Citation
- Authors: Zhang L. et al.
- Year: 2022
- Journal: J Transl Med 20 327
- Applications: in vitro / siRNA / INTERFERin
- Cell types:
- Name: LoVo
Description: Human colorectal adenocarcinoma cells - Name: SW620
Description: Human colon adenocarcinoma cells
- Name: LoVo
Method
To transiently knockdown the expression of FOXS1, FOXS1-siRNAs (siRNA#1, 5′-CAGGAAUGUUCUUUGATT-3′, 5′-UCAAAGAAGAACAUUCCUGTT-3′; siRNA#2, 5′-CACUCAACGAGUGCUUUGUTT-3′, 5′-ACAAAGCACUCGUUGAGUGTT-3′; siRNA#3, 5′-GGCCAAUAAAGCCAUGUGATT-3′, 5′-UCACAUGGCUUUAUUGGCCTT-3′) or control-siRNA were transfected into SW620 and LoVo cells. Shanghai GenePharma Company (Shanghai, China) provided these siRNAs. 2 × 105 CRC cells per well plated into a six-well plate were treated with siRNA (1–2 µg) encapsulated by the interferin reagent (Polyplus, New York, NY, USA) based on the protocol. The knockdown efficiency of FOXS1 siRNA was examined by western blot. FOXS1 shRNA (Shanghai Gene Chem Co, Ltd., China) was used to establish stable cell lines to knock down the expression of FOXS1.
Abstract
Background: Recent studies have shown that the fox family plays a vital role in tumorigenesis and progression. Forkhead Box S1 (FOXS1), as a newly identified subfamily of the FOX family, is overexpressed in certain types of malignant tumors and closely associated with patient's prognosis. However, the role and mechanism of the FOXS1 in colorectal cancer (CRC) remain unclear.

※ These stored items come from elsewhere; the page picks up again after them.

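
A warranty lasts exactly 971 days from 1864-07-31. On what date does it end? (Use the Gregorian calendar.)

March 29, 1867

+365 (one year) → Jul 31, 1865 (606 left).
+365 (one year) → Jul 31, 1866 (241 left).
Jul has 31 days: +1 → Aug 1, 1866 (240 left).
Aug has 31 days: +31 → Sep 1, 1866 (209 left).
Sep has 30 days: +30 → Oct 1, 1866 (179 left).
Oct has 31 days: +31 → Nov 1, 1866 (148 left).
Nov has 30 days: +30 → Dec 1, 1866 (118 left).
Dec has 31 days: +31 → Jan 1, 1867 (87 left).
Jan has 31 days: +31 → Feb 1, 1867 (56 left).
Feb has 28 days: +28 → Mar 1, 1867 (28 left).
+28 → Mar 29, 1867.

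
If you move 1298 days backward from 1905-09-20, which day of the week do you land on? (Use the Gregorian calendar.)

Sunday

Sep 20, 1905 is a Wednesday.
1298 mod 7 = 3, so 1298 days before a Wednesday is Wednesday − 3 = Sunday.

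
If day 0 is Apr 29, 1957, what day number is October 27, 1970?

4929

Apr 29, 1957 → Apr 29, 1958: 365 days.
Apr 29, 1958 → Apr 29, 1959: 365 days.
Apr 29, 1959 → Apr 29, 1960: 366 days (Feb 29, 1960 is in that span).
Apr 29, 1960 → Apr 29, 1961: 365 days.
Apr 29, 1961 → Apr 29, 1962: 365 days.
Apr 29, 1962 → Apr 29, 1963: 365 days.
Apr 29, 1963 → Apr 29, 1964: 366 days (Feb 29, 1964 is in that span).
Apr 29, 1964 → Apr 29, 1965: 365 days.
Apr 29, 1965 → Apr 29, 1966: 365 days.
Apr 29, 1966 → Apr 29, 1967: 365 days.
Apr 29, 1967 → Apr 29, 1968: 366 days (Feb 29, 1968 is in that span).
Apr 29, 1968 → Apr 29, 1969: 365 days.
Apr 29, 1969 → Apr 29, 1970: 365 days.
Apr 29, 1970 → May 29, 1970: 30 days (April has 30).
May 29, 1970 → Jun 29, 1970: 31 days (May has 31).
Jun 29, 1970 → Jul 29, 1970: 30 days (June has 30).
Jul 29, 1970 → Aug 29, 1970: 31 days (July has 31).
Aug 29, 1970 → Sep 29, 1970: 31 days (August has 31).
Sep 29, 1970 → Oct 27, 1970: 28 days.
Total: 4929 days.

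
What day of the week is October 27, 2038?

Wednesday

Doomsday rule: the anchor day for the 2000s is Tuesday. For year 38: 38÷12 = 3 r 2, and 2÷4 = 0, so 3+2+0 = 5.
Tuesday + 5 ≡ Sunday — that's 2038's doomsday.
In October the doomsday date is Oct 10.
Oct 27 is 17 days after Oct 10; 17 mod 7 = 3, so Sunday + 3 = Wednesday.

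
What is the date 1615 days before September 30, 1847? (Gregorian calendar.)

−365 (one year) → Sep 30, 1846 (1250 left).
−365 (one year) → Sep 30, 1845 (885 left).
−365 (one year) → Sep 30, 1844 (520 left).
−366 (one year; includes Feb 29, 1844) → Sep 30, 1843 (154 left).
−30 → Aug 31, 1843 (end of Aug, 31 days; 124 left).
−31 → Jul 31, 1843 (end of Jul, 31 days; 93 left).
−31 → Jun 30, 1843 (end of Jun, 30 days; 62 left).
−30 → May 31, 1843 (end of May, 31 days; 32 left).
−31 → Apr 30, 1843 (end of Apr, 30 days; 1 left).
−1 → Apr 29, 1843.

April 29, 1843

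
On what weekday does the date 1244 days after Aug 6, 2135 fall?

First find the weekday of Aug 6, 2135. Doomsday rule: the anchor day for the 2100s is Sunday. For year 35: 35÷12 = 2 r 11, and 11÷4 = 2, so 2+11+2 = 15.
Sunday + 15 ≡ Monday — that's 2135's doomsday.
In August the doomsday date is Aug 8.
Aug 6 is 2 days before Aug 8; 2 mod 7 = 2, so Monday − 2 = Saturday.
1244 mod 7 = 5, so 1244 days after a Saturday is Saturday + 5 = Thursday.

Thursday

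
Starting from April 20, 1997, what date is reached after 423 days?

+365 (one year) → Apr 20, 1998 (58 left).
Apr has 30 days: +11 → May 1, 1998 (47 left).
May has 31 days: +31 → Jun 1, 1998 (16 left).
+16 → Jun 17, 1998.

June 17, 1998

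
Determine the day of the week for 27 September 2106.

January 1, 2106 is a Friday.
Jan 1, 2106 → Feb 1, 2106: 31 days (January has 31).
Feb 1, 2106 → Mar 1, 2106: 28 days (February has 28).
Mar 1, 2106 → Apr 1, 2106: 31 days (March has 31).
Apr 1, 2106 → May 1, 2106: 30 days (April has 30).
May 1, 2106 → Jun 1, 2106: 31 days (May has 31).
Jun 1, 2106 → Jul 1, 2106: 30 days (June has 30).
Jul 1, 2106 → Aug 1, 2106: 31 days (July has 31).
Aug 1, 2106 → Sep 1, 2106: 31 days (August has 31).
Sep 1, 2106 → Sep 27, 2106: 26 days.
Total: 269 days.
269 mod 7 = 3, so Friday + 3 = Monday.

Monday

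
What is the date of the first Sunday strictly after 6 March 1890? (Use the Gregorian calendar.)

Mar 6, 1890 is a Thursday.
From Thursday to the next Sunday is 3 days.
Mar 6, 1890 + 3 = Mar 9, 1890.

March 9, 1890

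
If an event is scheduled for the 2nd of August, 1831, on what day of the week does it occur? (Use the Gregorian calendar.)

Doomsday rule: the anchor day for the 1800s is Friday. For year 31: 31÷12 = 2 r 7, and 7÷4 = 1, so 2+7+1 = 10.
Friday + 10 ≡ Monday — that's 1831's doomsday.
In August the doomsday date is Aug 8.
Aug 2 is 6 days before Aug 8; 6 mod 7 = 6, so Monday − 6 = Tuesday.

Tuesday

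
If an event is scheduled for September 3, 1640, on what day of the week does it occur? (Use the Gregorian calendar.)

Monday

Doomsday rule: the anchor day for the 1600s is Tuesday. For year 40: 40÷12 = 3 r 4, and 4÷4 = 1, so 3+4+1 = 8.
Tuesday + 8 ≡ Wednesday — that's 1640's doomsday.
In September the doomsday date is Sep 5.
Sep 3 is 2 days before Sep 5; 2 mod 7 = 2, so Wednesday − 2 = Monday.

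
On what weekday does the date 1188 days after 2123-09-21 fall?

Sunday

First find the weekday of Sep 21, 2123. Doomsday rule: the anchor day for the 2100s is Sunday. For year 23: 23÷12 = 1 r 11, and 11÷4 = 2, so 1+11+2 = 14.
Sunday + 14 ≡ Sunday — that's 2123's doomsday.
In September the doomsday date is Sep 5.
Sep 21 is 16 days after Sep 5; 16 mod 7 = 2, so Sunday + 2 = Tuesday.
1188 mod 7 = 5, so 1188 days after a Tuesday is Tuesday + 5 = Sunday.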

Method: FOXS1 level in CRC tissues and cell lines was analyzed by western blot and quantitative real-time polymerase chain reaction (qRT-PCR). Immunohistochemistry (IHC) was used to detect the relationship between FOXS1 expression and clinicopathological features in 136 patients in our unit. The expression of FOXS1 was knocked down in CRC cells using small interfering RNA (siRNA) technology. Cell proliferation was assessed by CCK8 assay, colony formation, and 5-Ethynyl-20-deoxyuridine (EdU) incorporation assay. Flow cytometry detected apoptosis and wound healing, and Transwell assays determined cell migration and invasion. Western blotting was used to detect the levels of proteins associated with the Wnt/β-catenin signaling pathway. Then, we used short hairpin RNA (shRNA) to knock down FOXS1 to see the effect of FOXS1 on the proliferation, migration, invasion, and metastasis of CRC cells in vivo. Finally, we investigated the impact of Wnt activator LiCl on the proliferation, migration, invasion, and metastasis of CRC cells after FOXS1 knockdown.

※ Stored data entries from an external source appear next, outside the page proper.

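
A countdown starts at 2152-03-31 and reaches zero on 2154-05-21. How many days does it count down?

781

Mar 31, 2152 → Mar 31, 2153: 365 days.
Mar 31, 2153 → Mar 31, 2154: 365 days.
Mar 31, 2154 → Apr 30, 2154: 30 days (March has 31).
Apr 30, 2154 → May 21, 2154: 21 days.
Total: 781 days.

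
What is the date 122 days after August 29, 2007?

Aug has 31 days: +3 → Sep 1, 2007 (119 left).
Sep has 30 days: +30 → Oct 1, 2007 (89 left).
Oct has 31 days: +31 → Nov 1, 2007 (58 left).
Nov has 30 days: +30 → Dec 1, 2007 (28 left).
+28 → Dec 29, 2007.

December 29, 2007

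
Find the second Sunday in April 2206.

April 13, 2206

April 1, 2206 is a Tuesday.
The first Sunday is therefore April 6 (5 days later).
The second Sunday is 6 + 1×7 = April 13.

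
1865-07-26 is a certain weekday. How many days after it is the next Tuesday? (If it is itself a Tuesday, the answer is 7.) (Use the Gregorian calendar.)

Jul 26, 1865 is a Wednesday.
From Wednesday to the next Tuesday is 6 days.

6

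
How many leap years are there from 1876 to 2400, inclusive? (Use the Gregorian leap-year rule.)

128

Multiples of 4 in [1876,2400]: 132.
Of those, multiples of 100: 6 (not leap unless ÷400).
Multiples of 400: 2.
Leap years = 132 − 6 + 2 = 128.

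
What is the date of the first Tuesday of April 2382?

April 1, 2382 is a Thursday.
The first Tuesday is therefore April 6 (5 days later).

April 6, 2382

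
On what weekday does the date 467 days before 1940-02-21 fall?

Friday

First find the weekday of Feb 21, 1940. Doomsday rule: the anchor day for the 1900s is Wednesday. For year 40: 40÷12 = 3 r 4, and 4÷4 = 1, so 3+4+1 = 8.
Wednesday + 8 ≡ Thursday — that's 1940's doomsday.
In February the doomsday date is Feb 29 (1940 is a leap year (divisible by 4)).
Feb 21 is 8 days before Feb 29; 8 mod 7 = 1, so Thursday − 1 = Wednesday.
467 mod 7 = 5, so 467 days before a Wednesday is Wednesday − 5 = Friday.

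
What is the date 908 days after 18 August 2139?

February 11, 2142

+366 (one year; includes Feb 29, 2140) → Aug 18, 2140 (542 left).
+365 (one year) → Aug 18, 2141 (177 left).
Aug has 31 days: +14 → Sep 1, 2141 (163 left).
Sep has 30 days: +30 → Oct 1, 2141 (133 left).
Oct has 31 days: +31 → Nov 1, 2141 (102 left).
Nov has 30 days: +30 → Dec 1, 2141 (72 left).
Dec has 31 days: +31 → Jan 1, 2142 (41 left).
Jan has 31 days: +31 → Feb 1, 2142 (10 left).
+10 → Feb 11, 2142.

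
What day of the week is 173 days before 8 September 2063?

Monday

Sep 8, 2063 is a Saturday.
173 mod 7 = 5, so 173 days before a Saturday is Saturday − 5 = Monday.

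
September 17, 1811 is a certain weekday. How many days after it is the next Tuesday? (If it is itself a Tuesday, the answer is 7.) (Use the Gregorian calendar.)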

Result: Compared to those in normal groups, FOXS1 overexpressed in CRC tissues and CRC cells (P < 0.05). Upregulation of FOXS1 association with poor prognosis of CRC patients. si-FOXS1 induced apoptosis and inhibited proliferation, migration, invasion, the epithelial-mesenchymal transition (EMT), and the Wnt/β-catenin signaling pathway in vitro; sh-FOXS1 inhibited the volume and weight of subcutaneous xenografts and the number of lung metastases in vivo. LiCl, an activator of Wnt signaling, partially reversed the effect of FOXS1 overexpression on CRC cells.
Conclusion: FOXS1 could function as an oncogene and promote CRC cell proliferation, migration, invasion and metastasis through the Wnt/βcatenin signaling pathway, FOXS1 may be a potential target for CRC treatment.